2008/08/03(日) 23:48:16 | カテゴリ:
瀬名秀明「デカルトの密室」(新潮文庫)読了。

AIコンテスト「チューリング・プライズ」に参加するため、尾形祐輔は自ら制作したヒューマノイド・ロボットのケンイチとともにメルボルンへ向かう。その会場で、フランシーヌ・オハラと、彼女にそっくりのロボットに出会った。フランシーヌは祐輔を指名して、AIロボットに混じってチャットをしたときに「いかにロボットらしく振舞えるか」という挑戦を突き付ける。その気迫に、祐輔に反対の余地はなかった。
その挑戦が終了し、会場を後にしようとした祐輔は何者かにさらわれ、異様な状態で奇妙な部屋に閉じ込められてしまう。

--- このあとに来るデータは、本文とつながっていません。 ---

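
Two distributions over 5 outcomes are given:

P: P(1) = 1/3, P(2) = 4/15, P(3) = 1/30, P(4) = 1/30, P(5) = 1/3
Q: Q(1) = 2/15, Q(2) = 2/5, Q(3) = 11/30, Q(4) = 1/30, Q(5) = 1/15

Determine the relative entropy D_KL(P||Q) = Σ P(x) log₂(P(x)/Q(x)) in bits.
0.9433 bits

D_KL(P||Q) = Σ P(x) log₂(P(x)/Q(x))

Computing term by term:
  P(1)·log₂(P(1)/Q(1)) = (1/3)·log₂((1/3)/(2/15)) = 0.44064
  P(2)·log₂(P(2)/Q(2)) = (4/15)·log₂((4/15)/(2/5)) = -0.15599
  P(3)·log₂(P(3)/Q(3)) = (1/30)·log₂((1/30)/(11/30)) = -0.11531
  P(4)·log₂(P(4)/Q(4)) = (1/30)·log₂((1/30)/(1/30)) = 0.00000
  P(5)·log₂(P(5)/Q(5)) = (1/3)·log₂((1/3)/(1/15)) = 0.77398

D_KL(P||Q) = 0.44064 - 0.15599 - 0.11531 + 0.00000 + 0.77398 = 0.94332 ≈ 0.9433 bits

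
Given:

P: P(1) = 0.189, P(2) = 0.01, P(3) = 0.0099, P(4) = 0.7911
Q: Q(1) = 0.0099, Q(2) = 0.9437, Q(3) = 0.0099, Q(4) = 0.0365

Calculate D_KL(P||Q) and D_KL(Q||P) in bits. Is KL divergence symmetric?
D_KL(P||Q) = 4.2494 bits, D_KL(Q||P) = 5.9868 bits. No, KL divergence is not symmetric.

D_KL(P||Q) = Σ P(x) log₂(P(x)/Q(x))

Computing term by term:
  P(1)·log₂(P(1)/Q(1)) = 0.189·log₂(0.189/0.0099) = 0.80416
  P(2)·log₂(P(2)/Q(2)) = 0.01·log₂(0.01/0.9437) = -0.06560
  P(3)·log₂(P(3)/Q(3)) = 0.0099·log₂(0.0099/0.0099) = 0.00000
  P(4)·log₂(P(4)/Q(4)) = 0.7911·log₂(0.7911/0.0365) = 3.51082

D_KL(P||Q) = 0.80416 - 0.06560 + 0.00000 + 3.51082 = 4.24938 ≈ 4.2494 bits

D_KL(Q||P) = Σ Q(x) log₂(Q(x)/P(x))

Computing term by term:
  Q(1)·log₂(Q(1)/P(1)) = 0.0099·log₂(0.0099/0.189) = -0.04212
  Q(2)·log₂(Q(2)/P(2)) = 0.9437·log₂(0.9437/0.01) = 6.19091
  Q(3)·log₂(Q(3)/P(3)) = 0.0099·log₂(0.0099/0.0099) = 0.00000
  Q(4)·log₂(Q(4)/P(4)) = 0.0365·log₂(0.0365/0.7911) = -0.16198

D_KL(Q||P) = -0.04212 + 6.19091 + 0.00000 - 0.16198 = 5.98681 ≈ 5.9868 bits

These are NOT equal (difference: 1.7374 bits). KL divergence is asymmetric: D_KL(P||Q) ≠ D_KL(Q||P) in general.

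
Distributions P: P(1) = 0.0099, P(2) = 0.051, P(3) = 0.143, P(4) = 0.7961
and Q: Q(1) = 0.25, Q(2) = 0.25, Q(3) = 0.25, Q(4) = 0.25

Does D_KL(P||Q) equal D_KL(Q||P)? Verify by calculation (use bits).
D_KL(P||Q) = 1.0520 bits, D_KL(Q||P) = 1.5217 bits. No — D_KL(P||Q) ≠ D_KL(Q||P) for this pair.

D_KL(P||Q) = Σ P(x) log₂(P(x)/Q(x))

Computing term by term:
  P(1)·log₂(P(1)/Q(1)) = 0.0099·log₂(0.0099/0.25) = -0.04612
  P(2)·log₂(P(2)/Q(2)) = 0.051·log₂(0.051/0.25) = -0.11696
  P(3)·log₂(P(3)/Q(3)) = 0.143·log₂(0.143/0.25) = -0.11525
  P(4)·log₂(P(4)/Q(4)) = 0.7961·log₂(0.7961/0.25) = 1.33030

D_KL(P||Q) = -0.04612 - 0.11696 - 0.11525 + 1.33030 = 1.05197 ≈ 1.0520 bits

D_KL(Q||P) = Σ Q(x) log₂(Q(x)/P(x))

Computing term by term:
  Q(1)·log₂(Q(1)/P(1)) = 0.25·log₂(0.25/0.0099) = 1.16459
  Q(2)·log₂(Q(2)/P(2)) = 0.25·log₂(0.25/0.051) = 0.57334
  Q(3)·log₂(Q(3)/P(3)) = 0.25·log₂(0.25/0.143) = 0.20148
  Q(4)·log₂(Q(4)/P(4)) = 0.25·log₂(0.25/0.7961) = -0.41776

D_KL(Q||P) = 1.16459 + 0.57334 + 0.20148 - 0.41776 = 1.52165 ≈ 1.5217 bits

These are NOT equal (difference: 0.4697 bits). KL divergence is asymmetric: D_KL(P||Q) ≠ D_KL(Q||P) in general.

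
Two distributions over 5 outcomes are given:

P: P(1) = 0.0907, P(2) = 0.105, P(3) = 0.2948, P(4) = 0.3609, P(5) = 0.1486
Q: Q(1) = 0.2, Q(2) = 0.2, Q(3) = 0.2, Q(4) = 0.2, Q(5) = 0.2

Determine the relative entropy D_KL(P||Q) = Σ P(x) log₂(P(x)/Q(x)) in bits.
0.2076 bits

D_KL(P||Q) = Σ P(x) log₂(P(x)/Q(x))

Computing term by term:
  P(1)·log₂(P(1)/Q(1)) = 0.0907·log₂(0.0907/0.2) = -0.10347
  P(2)·log₂(P(2)/Q(2)) = 0.105·log₂(0.105/0.2) = -0.09761
  P(3)·log₂(P(3)/Q(3)) = 0.2948·log₂(0.2948/0.2) = 0.16501
  P(4)·log₂(P(4)/Q(4)) = 0.3609·log₂(0.3609/0.2) = 0.30734
  P(5)·log₂(P(5)/Q(5)) = 0.1486·log₂(0.1486/0.2) = -0.06368

D_KL(P||Q) = -0.10347 - 0.09761 + 0.16501 + 0.30734 - 0.06368 = 0.20759 ≈ 0.2076 bits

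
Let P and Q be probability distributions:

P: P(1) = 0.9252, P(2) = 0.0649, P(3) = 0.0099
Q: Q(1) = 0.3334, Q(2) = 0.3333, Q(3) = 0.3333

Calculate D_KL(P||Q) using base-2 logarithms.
1.1589 bits

D_KL(P||Q) = Σ P(x) log₂(P(x)/Q(x))

Computing term by term:
  P(1)·log₂(P(1)/Q(1)) = 0.9252·log₂(0.9252/0.3334) = 1.36237
  P(2)·log₂(P(2)/Q(2)) = 0.0649·log₂(0.0649/0.3333) = -0.15320
  P(3)·log₂(P(3)/Q(3)) = 0.0099·log₂(0.0099/0.3333) = -0.05023

D_KL(P||Q) = 1.36237 - 0.15320 - 0.05023 = 1.15894 ≈ 1.1589 bits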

基本SF、エッセンスにミステリ。終盤ほんのちょっぴりホラー風味、みたいな内容でした。
時代背景は、かなり完成度の高いヒューマノイドが実現しかけているところを見ると、ほんの少し未来なのかな。

ロボットが題材なので、ロボット工学やAIの話が普通に出てきます。
特に第二部以降は「フレーム問題」が大きくクローズアップされてます。
さらに後半は哲学的な話が強くなってきます。タイトルに「デカルト」と入っているだけに。
工学の話は一応工学系の端っこで生活してるので多少理解できたけれど、これに哲学的な話が絡むと途端に難しくなり、脳が終始オーバーヒートしかけてました。
読み終わった今でも、多分ニュアンスしか理解できてない。。。
この感覚、「BRAIN VALLEY」読んだとき以来かも。
もっともBVの方がさらに難しいけれど。

瀬名氏の予備学習の凄さは「パラサイト・イヴ」のときから知っているけれど、PEは作者の専門内だったから「専門家はやっぱ違うなぁ」という程度だった。
が、今作は専門とは若干外れているので、ただただ感心するばかり。
最近、ロボット工学の会合に度々顔を出されているというのは知っていたけれど、今作を読んで納得した。

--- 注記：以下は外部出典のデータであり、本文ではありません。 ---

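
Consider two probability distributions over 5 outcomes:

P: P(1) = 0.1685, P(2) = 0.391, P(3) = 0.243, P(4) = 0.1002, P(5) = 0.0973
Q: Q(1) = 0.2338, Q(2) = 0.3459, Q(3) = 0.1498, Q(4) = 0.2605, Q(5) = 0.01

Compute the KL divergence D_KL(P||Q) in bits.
0.3404 bits

D_KL(P||Q) = Σ P(x) log₂(P(x)/Q(x))

Computing term by term:
  P(1)·log₂(P(1)/Q(1)) = 0.1685·log₂(0.1685/0.2338) = -0.07962
  P(2)·log₂(P(2)/Q(2)) = 0.391·log₂(0.391/0.3459) = 0.06913
  P(3)·log₂(P(3)/Q(3)) = 0.243·log₂(0.243/0.1498) = 0.16959
  P(4)·log₂(P(4)/Q(4)) = 0.1002·log₂(0.1002/0.2605) = -0.13812
  P(5)·log₂(P(5)/Q(5)) = 0.0973·log₂(0.0973/0.01) = 0.31938

D_KL(P||Q) = -0.07962 + 0.06913 + 0.16959 - 0.13812 + 0.31938 = 0.34036 ≈ 0.3404 bits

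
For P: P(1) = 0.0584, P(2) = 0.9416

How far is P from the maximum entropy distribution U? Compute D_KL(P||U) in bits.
0.6789 bits

U(i) = 1/2 for all i

D_KL(P||U) = Σ P(x) log₂(P(x) / (1/2))
           = Σ P(x) log₂(P(x)) + log₂(2)
           = log₂(2) - H(P)

H(P) = -Σ P(x) log₂(P(x)):
  -P(1)·log₂(P(1)) = -(0.0584)·log₂(0.0584) = 0.23932
  -P(2)·log₂(P(2)) = -(0.9416)·log₂(0.9416) = 0.08174
H(P) = 0.23932 + 0.08174 = 0.32106 bits

log₂(2) = 1.00000 bits

D_KL(P||U) = 1.00000 - 0.32106 = 0.67894 ≈ 0.6789 bits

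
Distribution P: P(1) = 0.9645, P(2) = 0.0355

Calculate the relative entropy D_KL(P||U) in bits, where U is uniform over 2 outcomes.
0.7787 bits

U(i) = 1/2 for all i

D_KL(P||U) = Σ P(x) log₂(P(x) / (1/2))
           = Σ P(x) log₂(P(x)) + log₂(2)
           = log₂(2) - H(P)

H(P) = -Σ P(x) log₂(P(x)):
  -P(1)·log₂(P(1)) = -(0.9645)·log₂(0.9645) = 0.05030
  -P(2)·log₂(P(2)) = -(0.0355)·log₂(0.0355) = 0.17097
H(P) = 0.05030 + 0.17097 = 0.22127 bits

log₂(2) = 1.00000 bits

D_KL(P||U) = 1.00000 - 0.22127 = 0.77873 ≈ 0.7787 bits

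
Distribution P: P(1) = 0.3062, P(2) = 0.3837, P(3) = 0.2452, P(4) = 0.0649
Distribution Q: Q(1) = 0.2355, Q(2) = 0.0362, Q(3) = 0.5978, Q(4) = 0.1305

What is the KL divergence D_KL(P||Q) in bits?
1.0422 bits

D_KL(P||Q) = Σ P(x) log₂(P(x)/Q(x))

Computing term by term:
  P(1)·log₂(P(1)/Q(1)) = 0.3062·log₂(0.3062/0.2355) = 0.11597
  P(2)·log₂(P(2)/Q(2)) = 0.3837·log₂(0.3837/0.0362) = 1.30685
  P(3)·log₂(P(3)/Q(3)) = 0.2452·log₂(0.2452/0.5978) = -0.31525
  P(4)·log₂(P(4)/Q(4)) = 0.0649·log₂(0.0649/0.1305) = -0.06540

D_KL(P||Q) = 0.11597 + 1.30685 - 0.31525 - 0.06540 = 1.04217 ≈ 1.0422 bits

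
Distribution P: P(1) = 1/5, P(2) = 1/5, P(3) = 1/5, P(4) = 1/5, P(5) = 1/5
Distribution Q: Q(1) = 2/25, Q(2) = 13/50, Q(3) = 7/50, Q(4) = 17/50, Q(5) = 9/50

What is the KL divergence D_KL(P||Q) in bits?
0.1689 bits

D_KL(P||Q) = Σ P(x) log₂(P(x)/Q(x))

Computing term by term:
  P(1)·log₂(P(1)/Q(1)) = (1/5)·log₂((1/5)/(2/25)) = 0.26439
  P(2)·log₂(P(2)/Q(2)) = (1/5)·log₂((1/5)/(13/50)) = -0.07570
  P(3)·log₂(P(3)/Q(3)) = (1/5)·log₂((1/5)/(7/50)) = 0.10291
  P(4)·log₂(P(4)/Q(4)) = (1/5)·log₂((1/5)/(17/50)) = -0.15311
  P(5)·log₂(P(5)/Q(5)) = (1/5)·log₂((1/5)/(9/50)) = 0.03040

D_KL(P||Q) = 0.26439 - 0.07570 + 0.10291 - 0.15311 + 0.03040 = 0.16889 ≈ 0.1689 bits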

ロボット工学の専門家なら違った感想というかツッコミを入れられるのかもしれないけれど、情報系の片隅の人間にはそれもできず、ひたすら「ほー」と「すげー」を連発してました。
ロボット工学と哲学の論理展開の情熱に、なんだかよく理解してない気もするけれど、わからないなりに始終圧倒されっ放し。
とにかく、なんだかすごい作品でした。